MTV has announced that it will be going black and white for 12 hours during the Martin Luther King Day holiday in an effort to spark needed conversations on race and race relations across the country. According to a report in People Magazine, the plan is part of MTV’s initiative to encourage conversations about race related issues between family and friends to foster better understanding between all races and age groups. MTV President Stephen Friedman said in a statement, “…you know what, there are differences and if we are going to ever get to a freer, more equal society the best thing we can begin to do is talk about them.”
In a study commissioned by MTV and conducted by researcher Luke Hales on racial discrimination, it was found that the majority of those contacted believed that all people should have equal rights and be treated as equals yet only 22 percent of those aged 14-24 felt comfortable talking about the topic. Roughly 73 percent of those in the demographic believe that having more open, constructive conversations about bias will help people become less prejudiced, yet only 10 percent of those polled reported actually having those types of conversations.
Each of the commercial breaks during this 12-hour period will begin with a brief commentary from several noted celebrities and public officials about race relations in the United States. Participants will include musicians Kendrick Lamar, Jordin Sparks, Pete Wentz and Big Sean; actor David Oyelowo; Selma director Ava DuVernay; and public officials Rep. John Lewis, Senator Cory Booker, Senator Rand Paul. This is the first time that MTV will be seen in black and white in the 33 years since its inception.
MTV has long held the position of being the world’s most popular music channel.
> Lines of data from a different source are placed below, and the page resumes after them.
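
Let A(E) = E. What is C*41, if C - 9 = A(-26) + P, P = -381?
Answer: -16318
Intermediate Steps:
C = -398 (C = 9 + (-26 - 381) = 9 - 407 = -398)
C*41 = -398*41 = -16318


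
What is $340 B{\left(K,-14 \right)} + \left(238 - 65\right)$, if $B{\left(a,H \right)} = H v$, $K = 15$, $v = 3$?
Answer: $-14107$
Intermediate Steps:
$B{\left(a,H \right)} = 3 H$ ($B{\left(a,H \right)} = H 3 = 3 H$)
$340 B{\left(K,-14 \right)} + \left(238 - 65\right) = 340 \cdot 3 \left(-14\right) + \left(238 - 65\right) = 340 \left(-42\right) + \left(238 - 65\right) = -14280 + 173 = -14107$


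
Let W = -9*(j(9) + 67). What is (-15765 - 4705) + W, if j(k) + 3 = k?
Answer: -21127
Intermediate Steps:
j(k) = -3 + k
W = -657 (W = -9*((-3 + 9) + 67) = -9*(6 + 67) = -9*73 = -657)
(-15765 - 4705) + W = (-15765 - 4705) - 657 = -20470 - 657 = -21127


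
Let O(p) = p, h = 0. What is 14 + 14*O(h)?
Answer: 14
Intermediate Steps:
14 + 14*O(h) = 14 + 14*0 = 14 + 0 = 14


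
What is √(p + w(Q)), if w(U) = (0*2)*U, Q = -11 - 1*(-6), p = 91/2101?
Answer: √191191/2101 ≈ 0.20812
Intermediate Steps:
p = 91/2101 (p = 91*(1/2101) = 91/2101 ≈ 0.043313)
Q = -5 (Q = -11 + 6 = -5)
w(U) = 0 (w(U) = 0*U = 0)
√(p + w(Q)) = √(91/2101 + 0) = √(91/2101) = √191191/2101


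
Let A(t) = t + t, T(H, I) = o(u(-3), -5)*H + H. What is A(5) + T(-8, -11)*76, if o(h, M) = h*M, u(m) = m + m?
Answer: -18838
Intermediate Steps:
u(m) = 2*m
o(h, M) = M*h
T(H, I) = 31*H (T(H, I) = (-10*(-3))*H + H = (-5*(-6))*H + H = 30*H + H = 31*H)
A(t) = 2*t
A(5) + T(-8, -11)*76 = 2*5 + (31*(-8))*76 = 10 - 248*76 = 10 - 18848 = -18838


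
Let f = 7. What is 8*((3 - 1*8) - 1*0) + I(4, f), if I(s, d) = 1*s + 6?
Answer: -30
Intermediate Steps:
I(s, d) = 6 + s (I(s, d) = s + 6 = 6 + s)
8*((3 - 1*8) - 1*0) + I(4, f) = 8*((3 - 1*8) - 1*0) + (6 + 4) = 8*((3 - 8) + 0) + 10 = 8*(-5 + 0) + 10 = 8*(-5) + 10 = -40 + 10 = -30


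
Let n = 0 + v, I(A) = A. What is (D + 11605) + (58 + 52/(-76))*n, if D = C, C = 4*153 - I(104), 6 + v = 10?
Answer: 234503/19 ≈ 12342.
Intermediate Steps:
v = 4 (v = -6 + 10 = 4)
n = 4 (n = 0 + 4 = 4)
C = 508 (C = 4*153 - 1*104 = 612 - 104 = 508)
D = 508
(D + 11605) + (58 + 52/(-76))*n = (508 + 11605) + (58 + 52/(-76))*4 = 12113 + (58 + 52*(-1/76))*4 = 12113 + (58 - 13/19)*4 = 12113 + (1089/19)*4 = 12113 + 4356/19 = 234503/19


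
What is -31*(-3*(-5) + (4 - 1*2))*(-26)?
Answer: 13702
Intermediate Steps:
-31*(-3*(-5) + (4 - 1*2))*(-26) = -31*(15 + (4 - 2))*(-26) = -31*(15 + 2)*(-26) = -31*17*(-26) = -527*(-26) = 13702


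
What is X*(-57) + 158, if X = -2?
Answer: 272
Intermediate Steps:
X*(-57) + 158 = -2*(-57) + 158 = 114 + 158 = 272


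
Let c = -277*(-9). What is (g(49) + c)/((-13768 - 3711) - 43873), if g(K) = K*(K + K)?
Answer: -7295/61352 ≈ -0.11890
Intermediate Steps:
c = 2493
g(K) = 2*K**2 (g(K) = K*(2*K) = 2*K**2)
(g(49) + c)/((-13768 - 3711) - 43873) = (2*49**2 + 2493)/((-13768 - 3711) - 43873) = (2*2401 + 2493)/(-17479 - 43873) = (4802 + 2493)/(-61352) = 7295*(-1/61352) = -7295/61352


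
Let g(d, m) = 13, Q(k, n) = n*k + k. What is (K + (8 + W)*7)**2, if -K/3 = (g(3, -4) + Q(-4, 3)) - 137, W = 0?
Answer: 226576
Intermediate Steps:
Q(k, n) = k + k*n (Q(k, n) = k*n + k = k + k*n)
K = 420 (K = -3*((13 - 4*(1 + 3)) - 137) = -3*((13 - 4*4) - 137) = -3*((13 - 16) - 137) = -3*(-3 - 137) = -3*(-140) = 420)
(K + (8 + W)*7)**2 = (420 + (8 + 0)*7)**2 = (420 + 8*7)**2 = (420 + 56)**2 = 476**2 = 226576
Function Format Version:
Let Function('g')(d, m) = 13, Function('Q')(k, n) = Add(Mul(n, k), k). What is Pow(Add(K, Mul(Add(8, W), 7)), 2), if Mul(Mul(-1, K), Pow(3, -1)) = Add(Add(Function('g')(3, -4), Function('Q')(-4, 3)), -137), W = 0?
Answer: 226576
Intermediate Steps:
Function('Q')(k, n) = Add(k, Mul(k, n)) (Function('Q')(k, n) = Add(Mul(k, n), k) = Add(k, Mul(k, n)))
K = 420 (K = Mul(-3, Add(Add(13, Mul(-4, Add(1, 3))), -137)) = Mul(-3, Add(Add(13, Mul(-4, 4)), -137)) = Mul(-3, Add(Add(13, -16), -137)) = Mul(-3, Add(-3, -137)) = Mul(-3, -140) = 420)
Pow(Add(K, Mul(Add(8, W), 7)), 2) = Pow(Add(420, Mul(Add(8, 0), 7)), 2) = Pow(Add(420, Mul(8, 7)), 2) = Pow(Add(420, 56), 2) = Pow(476, 2) = 226576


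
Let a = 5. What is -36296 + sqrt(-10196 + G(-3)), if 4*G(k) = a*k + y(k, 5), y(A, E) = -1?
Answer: -36296 + 10*I*sqrt(102) ≈ -36296.0 + 100.99*I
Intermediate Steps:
G(k) = -1/4 + 5*k/4 (G(k) = (5*k - 1)/4 = (-1 + 5*k)/4 = -1/4 + 5*k/4)
-36296 + sqrt(-10196 + G(-3)) = -36296 + sqrt(-10196 + (-1/4 + (5/4)*(-3))) = -36296 + sqrt(-10196 + (-1/4 - 15/4)) = -36296 + sqrt(-10196 - 4) = -36296 + sqrt(-10200) = -36296 + 10*I*sqrt(102)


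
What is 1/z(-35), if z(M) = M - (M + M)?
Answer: 1/35 ≈ 0.028571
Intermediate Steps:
z(M) = -M (z(M) = M - 2*M = -M)
1/z(-35) = 1/(-1*(-35)) = 1/35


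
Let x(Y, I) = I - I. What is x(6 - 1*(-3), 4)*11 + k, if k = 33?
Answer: 33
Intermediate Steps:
x(Y, I) = 0
x(6 - 1*(-3), 4)*11 + k = 0*11 + 33 = 0 + 33 = 33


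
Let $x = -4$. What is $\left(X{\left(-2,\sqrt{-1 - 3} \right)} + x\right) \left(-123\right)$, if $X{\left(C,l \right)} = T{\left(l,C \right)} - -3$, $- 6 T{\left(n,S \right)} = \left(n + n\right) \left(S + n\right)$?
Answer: $-41 - 164 i \approx -41.0 - 164.0 i$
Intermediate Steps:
$T{\left(n,S \right)} = - \frac{n \left(S + n\right)}{3}$ ($T{\left(n,S \right)} = - \frac{\left(n + n\right) \left(S + n\right)}{6} = - \frac{2 n \left(S + n\right)}{6} = - \frac{n \left(S + n\right)}{3}$)
$X{\left(C,l \right)} = 3 - \frac{l \left(C + l\right)}{3}$ ($X{\left(C,l \right)} = - \frac{l \left(C + l\right)}{3} - -3 = - \frac{l \left(C + l\right)}{3} + 3 = 3 - \frac{l \left(C + l\right)}{3}$)
$\left(X{\left(-2,\sqrt{-1 - 3} \right)} + x\right) \left(-123\right) = \left(\left(3 - \frac{\sqrt{-1 - 3} \left(-2 + \sqrt{-1 - 3}\right)}{3}\right) - 4\right) \left(-123\right) = \left(\left(3 - \frac{\sqrt{-4} \left(-2 + \sqrt{-4}\right)}{3}\right) - 4\right) \left(-123\right) = \left(\left(3 - \frac{2 i \left(-2 + 2 i\right)}{3}\right) - 4\right) \left(-123\right) = \left(-1 - \frac{2 i \left(-2 + 2 i\right)}{3}\right) \left(-123\right) = 123 + 82 i \left(-2 + 2 i\right)$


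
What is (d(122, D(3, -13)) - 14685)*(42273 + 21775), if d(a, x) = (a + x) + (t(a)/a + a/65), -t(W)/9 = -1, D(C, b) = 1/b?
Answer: -284446358888/305 ≈ -9.3261e+8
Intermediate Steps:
t(W) = 9 (t(W) = -9*(-1) = 9)
d(a, x) = x + 9/a + 66*a/65 (d(a, x) = (a + x) + (9/a + a/65) = x + 9/a + 66*a/65)
(d(122, D(3, -13)) - 14685)*(42273 + 21775) = ((1/(-13) + 9/122 + (66/65)*122) - 14685)*(42273 + 21775) = ((-1/13 + 9*(1/122) + 8052/65) - 14685)*64048 = ((-1/13 + 9/122 + 8052/65) - 14685)*64048 = (75563/610 - 14685)*64048 = -8882287/610*64048 = -284446358888/305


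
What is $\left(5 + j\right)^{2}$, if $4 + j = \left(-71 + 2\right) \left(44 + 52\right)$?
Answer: $43864129$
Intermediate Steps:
$j = -6628$ ($j = -4 + \left(-71 + 2\right) \left(44 + 52\right) = -4 - 6624 = -6628$)
$\left(5 + j\right)^{2} = \left(5 - 6628\right)^{2} = \left(-6623\right)^{2} = 43864129$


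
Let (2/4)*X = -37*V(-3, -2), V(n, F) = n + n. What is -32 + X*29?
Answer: 12844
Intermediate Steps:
V(n, F) = 2*n
X = 444 (X = 2*(-74*(-3)) = 2*(-37*(-6)) = 2*222 = 444)
-32 + X*29 = -32 + 444*29 = -32 + 12876 = 12844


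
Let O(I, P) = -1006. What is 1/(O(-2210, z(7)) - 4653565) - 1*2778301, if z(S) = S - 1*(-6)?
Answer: -12931799263872/4654571 ≈ -2.7783e+6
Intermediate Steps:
z(S) = 6 + S (z(S) = S + 6 = 6 + S)
1/(O(-2210, z(7)) - 4653565) - 1*2778301 = 1/(-1006 - 4653565) - 1*2778301 = 1/(-4654571) - 2778301 = -1/4654571 - 2778301 = -12931799263872/4654571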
Launched in 1981 as a way to bring music videos to the masses, the music channel has been known to draw attention to social issues from time to time. Throughout American history, different groups have faced discrimination, segregation, voter suppression, and unequal treatment under the law. While Martin Luther King Day has historically focused on the plight of black Americans, Native Americans, Japanese Americans, Americans that identify as Muslim, and other immigrant groups have also faced discriminatory treatment within the shores of the United States. Hopefully, the conversations today can be another step towards inclusion and equality for all.